Washington/Pjöngjang/Ag/Red. Urananreicherung, Atomwaffen, unterlaufene Sanktionen: Wenn diese Begriffe fallen, ist normalerweise vom Iran die Rede. Doch der alarmierende Bericht in der „New York Times“ vom Sonntag handelt von Nordkorea: Das Atomprogramm des stalinistischen Regimes ist offenbar viel weiter gediehen als bisher gedacht.

Nordkorea hat seine jüngsten Fortschritte nun gezielt bekannt gemacht: Einem renommieren US-Wissenschaftler wurde vor Kurzem auf dem Gelände des Atomkomplexes Yongbyon eine große neue Anlage zur Urananreicherung gezeigt. Er habe „viele hundert Zentrifugen“ gesehen, deren Entwicklungsgrad ihn „verblüfft hätte“, sagte Siegfried S. Hecker, der ehemalige Leiter der legendären US-Atomforschungsstätte Los Alamos. Die Zentrifugen – laut nordkoreanischen Angaben derzeit 2000 Stück – seien offenbar frisch installiert worden, gesteuert werde die Anlage von einem „ultramodernen Kontrollraum“, berichtete Hecker.

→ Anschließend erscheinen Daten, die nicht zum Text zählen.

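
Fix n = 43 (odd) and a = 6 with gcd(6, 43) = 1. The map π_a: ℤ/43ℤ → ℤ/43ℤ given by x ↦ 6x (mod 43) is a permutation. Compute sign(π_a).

+1

Start at x=36: 36 → 1 → 6 → 36 (one orbit).
Cycle type of π: 3×14 + 1; total 15 cycles.
n − c = 43 − 15 = 28; sign = (−1)^28 = +1.
Via Zolotarev, sign(π_{6}) = (6|43) = +1.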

Ihm sei erklärt worden, das Uran soll dort lediglich auf die zur Atomenergiegewinnung nötigen 3,5 Prozent angereichert werden. Angereichertes Uran kann zu Brennstäben für Atomkraftwerke weiterverarbeitet werden, aber auch zu nuklearen Sprengköpfen. Dafür ist allerdings ein weitaus höherer Anreicherungsgrad nötig.

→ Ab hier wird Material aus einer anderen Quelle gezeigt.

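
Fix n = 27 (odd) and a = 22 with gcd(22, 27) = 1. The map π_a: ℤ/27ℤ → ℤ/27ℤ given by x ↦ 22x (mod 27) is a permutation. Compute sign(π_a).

Orbit of 16 under x↦22x: [16, 1, 22, 25, 10, 4, 7]… (length divides ord_27(22)).
π_22 has 7 disjoint cycles with lengths [9, 9, 3, 3, 1, 1, 1] on {0,…,26}.
With 7 cycles on 27 points, sign = (−1)^{27−7} = +1.
Zolotarev: (22|27) = +1, matching the cycle-count sign.

+1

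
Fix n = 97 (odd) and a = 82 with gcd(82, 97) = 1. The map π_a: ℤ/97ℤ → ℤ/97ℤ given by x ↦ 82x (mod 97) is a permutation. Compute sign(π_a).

Start at x=55: 55 → 48 → 56 → 33 → 87 → 53 → 78 → … (one orbit).
The orbit structure of x ↦ 82x mod 97: 2 orbits of sizes [96, 1].
2 cycles on 97: each ℓ→(−1)^(ℓ−1), product (−1)^95 = -1.
Zolotarev: (82|97) = -1, matching the cycle-count sign.

-1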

Verhandlungsmasse im Atompoker

Während also beim Nato-Gipfel in Lissabon offiziell einmal mehr schöne Worte über das Ziel einer atomwaffenfreien Welt gewechselt wurden, unterrichteten die USA ihre Partner über die jüngsten Entwicklungen. Stephen Bosworth, der Nordkorea-Beauftragte der US-Regierung, begann noch am Sonntag mit einer Rundreise durch asiatische Länder, die in den Atomstreit involviert sind. Nach einem Treffen mit südkoreanischen Regierungsvertretern wird Bosworth am Montag nach Japan und China weiterreisen. Diese Staaten sowie Russland waren an den gescheiterten „Sechsergesprächen“ beteiligt, in deren Rahmen gemeinsam mit Nordkorea eine Lösung des Atomstreits gesucht hätte werden sollen. Das Regime hat im Zuge der Verhandlungen sogar seinen Atomreaktor in Yongbyon unter internationaler Aufsicht gesprengt.

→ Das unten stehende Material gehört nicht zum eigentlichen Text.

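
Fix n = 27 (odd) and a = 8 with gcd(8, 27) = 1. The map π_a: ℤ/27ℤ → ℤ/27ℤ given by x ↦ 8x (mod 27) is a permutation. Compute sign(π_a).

Start at x=1: 1 → 8 → 10 → 26 → 19 → 17 → 1 (one orbit).
Cycle type of π: 6×3 + 2×4 + 1; total 8 cycles.
27 − 8 = 19 transpositions; sign(π) = (−1)^19 = -1.
(8|27)_J = -1 (Zolotarev's lemma cross-check).

-1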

Dass Nordkorea seither an einem Wiederaufbau seiner nuklearen Kapazitäten gearbeitet hat, darauf hat es zwar Hinweise gegeben. Es stellt sich allerdings die Frage, warum Nordkorea die bisher geheim gehaltenen Aktivitäten gerade jetzt enthüllte. Die schlüssigste Interpretation wäre, dass Diktator Kim Jong-il mit diesem Schritt einfach seine Ausgangsposition im Atompoker verbessern will. Es würde sich in die bisherige Verhaltensweise des Regimes einfügen, das stets versucht hat, Verhandlungsmasse zu schaffen.

Schrei nach Aufmerksamkeit?

Dazu kommt, dass der Atomstreit mit Nordkorea derzeit im Vergleich zum Iran einfach nicht im Zentrum der internationalen Aufmerksamkeit steht. Pjöngjang hat zwar heuer schon einiges getan, um die Blicke auf sich zu lenken (vor allem das Versenken eines südkoreanischen Schiffes und weitere feindselige Maßnahmen gegenüber Südkorea), bisher aber ohne den gewünschten Erfolg. US-Vertreter machten nun deutlich, dass neue Verhandlungen nicht auf der Agenda stünden, solange Nordkorea nicht Ernsthaftigkeit und konstruktive Schritte erkennen lasse.

Das Regime hat sich 2006 nach einem ersten Atomtest zur Nuklearmacht erklärt. Ein zweiter fand 2009 statt. Wie erfolgreich die beiden Tests tatsächlich waren, ist allerdings umstritten. Experten gehen davon aus, dass Nordkorea über zehn bis zwölf Atomsprengköpfe verfügt. Im April 2009 warf Pjöngjang die internationalen Inspektoren aus dem Land. Die neue Anlage muss also in den seither verstrichenen eineinhalb Jahren gebaut worden sein. Eine der wichtigsten Fragen ist es nun, wie es Nordkorea gelungen ist, die internationalen Sanktionen zu unterlaufen. Denn es ist schwer vorstellbar, dass das verarmte Land die topmoderne Anlage im Alleingang gebaut hat.